Chapter 1


At ten o’clock sharp on a fine spring evening, the Honorable Company of Concerned Citizens, City of Alma, New Mexico Territory, hanged the Hart brothers: Billy, Bobby and young Jimmy.

Next morning, at dawn, they came for Eddie Oates, the town drunk.

Let it be noted that at first the four Concerned Citizens present tried to wake the sleeping Oates almost gently. But when the little man continued to snore and slobber in his sleep, the boots went in.

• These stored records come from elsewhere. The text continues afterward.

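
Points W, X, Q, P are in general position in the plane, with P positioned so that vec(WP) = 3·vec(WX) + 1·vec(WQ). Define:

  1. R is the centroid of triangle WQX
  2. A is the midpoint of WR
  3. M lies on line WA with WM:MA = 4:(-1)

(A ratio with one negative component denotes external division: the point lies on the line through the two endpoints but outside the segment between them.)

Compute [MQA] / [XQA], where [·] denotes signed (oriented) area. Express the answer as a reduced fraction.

[MQA]:[XQA] = 1/12

Work in coordinates with W = (0, 0), X = (1, 0), Q = (0, 1), P = (3, 1).
1. R is the centroid of triangle WQX ⇒ R = (1/3, 1/3)
2. A is the midpoint of WR ⇒ A = (1/6, 1/6)
3. M lies on line WA with WM:MA = 4:(-1) ⇒ M = (2/9, 2/9)
2·[MQA] = 1/18, 2·[XQA] = 2/3
[MQA]:[XQA] = 1/18:2/3 = 1/12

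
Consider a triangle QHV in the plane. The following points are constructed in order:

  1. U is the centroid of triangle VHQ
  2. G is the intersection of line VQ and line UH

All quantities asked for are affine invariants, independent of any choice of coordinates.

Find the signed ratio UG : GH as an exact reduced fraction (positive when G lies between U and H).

UG:GH = -1/3

Set Q = (0, 0), H = (1, 0), V = (0, 1); any affine frame gives the same invariant.
1. U is the centroid of triangle VHQ ⇒ U = (1/3, 1/3)
2. G is the intersection of line VQ and line UH ⇒ G = (0, 1/2)
G = U + t·(H−U) with t = -1/2, so UG:GH = t:(1−t) = -1/2:3/2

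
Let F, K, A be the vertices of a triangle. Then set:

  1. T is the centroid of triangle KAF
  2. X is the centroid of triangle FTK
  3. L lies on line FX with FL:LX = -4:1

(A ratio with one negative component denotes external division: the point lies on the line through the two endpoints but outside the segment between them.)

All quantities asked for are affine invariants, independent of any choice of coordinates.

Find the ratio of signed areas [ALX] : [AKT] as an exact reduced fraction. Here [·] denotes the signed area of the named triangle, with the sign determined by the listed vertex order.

Set F = (0, 0), K = (1, 0), A = (0, 1); any affine frame gives the same invariant.
1. T is the centroid of triangle KAF ⇒ T = (1/3, 1/3)
2. X is the centroid of triangle FTK ⇒ X = (4/9, 1/9)
3. L lies on line FX with FL:LX = -4:1 ⇒ L = (16/27, 4/27)
2·[ALX] = -4/27, 2·[AKT] = -1/3
[ALX]:[AKT] = -4/27:-1/3 = 4/9

[ALX]:[AKT] = 4/9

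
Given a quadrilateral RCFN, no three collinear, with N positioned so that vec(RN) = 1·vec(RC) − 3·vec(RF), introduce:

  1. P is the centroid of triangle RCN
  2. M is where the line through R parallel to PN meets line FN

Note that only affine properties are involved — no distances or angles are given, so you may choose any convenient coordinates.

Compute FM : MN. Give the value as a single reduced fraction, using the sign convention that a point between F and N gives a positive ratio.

Set R = (0, 0), C = (1, 0), F = (0, 1), N = (1, -3); any affine frame gives the same invariant.
1. P is the centroid of triangle RCN ⇒ P = (2/3, -1)
2. M is where the line through R parallel to PN meets line FN ⇒ M = (-1/2, 3)
M = F + t·(N−F) with t = -1/2, so FM:MN = t:(1−t) = -1/2:3/2

FM:MN = -1/3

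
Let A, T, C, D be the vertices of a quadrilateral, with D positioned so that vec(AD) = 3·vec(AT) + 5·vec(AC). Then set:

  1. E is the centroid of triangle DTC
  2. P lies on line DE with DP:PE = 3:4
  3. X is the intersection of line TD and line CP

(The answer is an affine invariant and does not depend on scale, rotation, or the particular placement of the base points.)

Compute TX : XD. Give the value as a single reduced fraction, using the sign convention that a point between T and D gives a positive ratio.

TX:XD = 5

Work in coordinates with A = (0, 0), T = (1, 0), C = (0, 1), D = (3, 5).
1. E is the centroid of triangle DTC ⇒ E = (4/3, 2)
2. P lies on line DE with DP:PE = 3:4 ⇒ P = (16/7, 26/7)
3. X is the intersection of line TD and line CP ⇒ X = (8/3, 25/6)
X = T + t·(D−T) with t = 5/6, so TX:XD = t:(1−t) = 5/6:1/6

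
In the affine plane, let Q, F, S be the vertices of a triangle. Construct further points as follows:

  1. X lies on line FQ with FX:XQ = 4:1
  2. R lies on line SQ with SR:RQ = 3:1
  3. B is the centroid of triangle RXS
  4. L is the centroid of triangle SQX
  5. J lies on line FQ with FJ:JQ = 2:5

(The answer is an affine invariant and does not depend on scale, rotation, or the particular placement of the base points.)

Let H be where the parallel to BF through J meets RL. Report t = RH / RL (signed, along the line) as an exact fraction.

t = 81/133

Choose coordinates Q = (0, 0), F = (1, 0), S = (0, 1).
1. X lies on line FQ with FX:XQ = 4:1 ⇒ X = (1/5, 0)
2. R lies on line SQ with SR:RQ = 3:1 ⇒ R = (0, 1/4)
3. B is the centroid of triangle RXS ⇒ B = (1/15, 5/12)
4. L is the centroid of triangle SQX ⇒ L = (1/15, 1/3)
5. J lies on line FQ with FJ:JQ = 2:5 ⇒ J = (5/7, 0)
through J parallel to BF: direction (14/15, -5/12); meets RL at H = (27/665, 40/133)
H = R + t·(L−R) with t = 81/133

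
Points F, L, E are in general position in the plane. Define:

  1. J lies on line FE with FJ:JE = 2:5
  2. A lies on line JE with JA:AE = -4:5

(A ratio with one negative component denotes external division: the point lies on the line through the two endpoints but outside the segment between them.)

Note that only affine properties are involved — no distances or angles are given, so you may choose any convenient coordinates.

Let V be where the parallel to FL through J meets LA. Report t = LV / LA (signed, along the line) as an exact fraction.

Choose coordinates F = (0, 0), L = (1, 0), E = (0, 1).
1. J lies on line FE with FJ:JE = 2:5 ⇒ J = (0, 2/7)
2. A lies on line JE with JA:AE = -4:5 ⇒ A = (0, -18/7)
through J parallel to FL: direction (1, 0); meets LA at V = (10/9, 2/7)
V = L + t·(A−L) with t = -1/9

t = -1/9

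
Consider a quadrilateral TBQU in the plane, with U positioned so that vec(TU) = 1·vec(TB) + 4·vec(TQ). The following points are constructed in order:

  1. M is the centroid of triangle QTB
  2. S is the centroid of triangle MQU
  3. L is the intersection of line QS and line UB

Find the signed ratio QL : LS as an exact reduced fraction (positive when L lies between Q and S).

Set T = (0, 0), B = (1, 0), Q = (0, 1), U = (1, 4); any affine frame gives the same invariant.
1. M is the centroid of triangle QTB ⇒ M = (1/3, 1/3)
2. S is the centroid of triangle MQU ⇒ S = (4/9, 16/9)
3. L is the intersection of line QS and line UB ⇒ L = (1, 11/4)
L = Q + t·(S−Q) with t = 9/4, so QL:LS = t:(1−t) = 9/4:-5/4

QL:LS = -9/5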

Even after he woke, red-eyed and puking, kicks slammed into Oates’ ribs, none driven harder and by more rage than those of Cornelius Baxter, Alma’s only banker and richest citizen.

To even the most casual observer, the reason for Baxter ’s anger would not have been hard to find.

His expensive patent leather ankle boots, hand sewn by Rigby and Sons of New York, Boston and Denver, were splashed with the green bile that had erupted from Oates’ mouth.

God alone knows how it would have ended had not John L. Battles, proprietor of the Silver Nugget saloon, stuck out a pudgy hand and pushed Baxter away.

“Let it be,” he said. “We didn’t come here to kill the man.”

It took the banker a while.

The others present saw the boiling fury in Baxter bubble away gradually, then settle to a low simmer. He lifted pale blue eyes to Battles, for the saloon keeper was a tall man, and said, quiet and even, “John, don’t ever lay a hand on me again or I’ll kill you.”

After twenty years on the frontier, Battles was not a man to take a step back from anyone. He said, “Anytime you want to heel yourself, Baxter, we can have at it.”

Baxter’s face was crimson, the mouth under his mustache a thin, hard line, white and pinched at the corners.

Tall, stringy Jeddah Piper, the town undertaker, saw the danger and decided to act. “Here, this won’t do,” he said. “The Apaches have us under the gun and we’re all on edge. Gentlemen, let’s not start fighting among ourselves.”

The fourth citizen present, Clem Hamilton, who owned a dry goods store, tossed in his two cents’ worth. “Jed’s right,” he said. “Are we going to fight over a drunken nothing like Eddie Oates when we got Mescaleros all around us?”

Piper saw hesitation in the faces of Baxter and Battles and said quickly, “Get him to his feet. We’ll take him outside, where he can join the rest of them.”

“Wait,” Baxter said. He began to wipe his shoes on Oates’ shirt and pants. “The little son of a bitch can’t smell any worse.”

John L. Battles laughed, and with that, the bad blood that had lain between him and the banker was forgotten.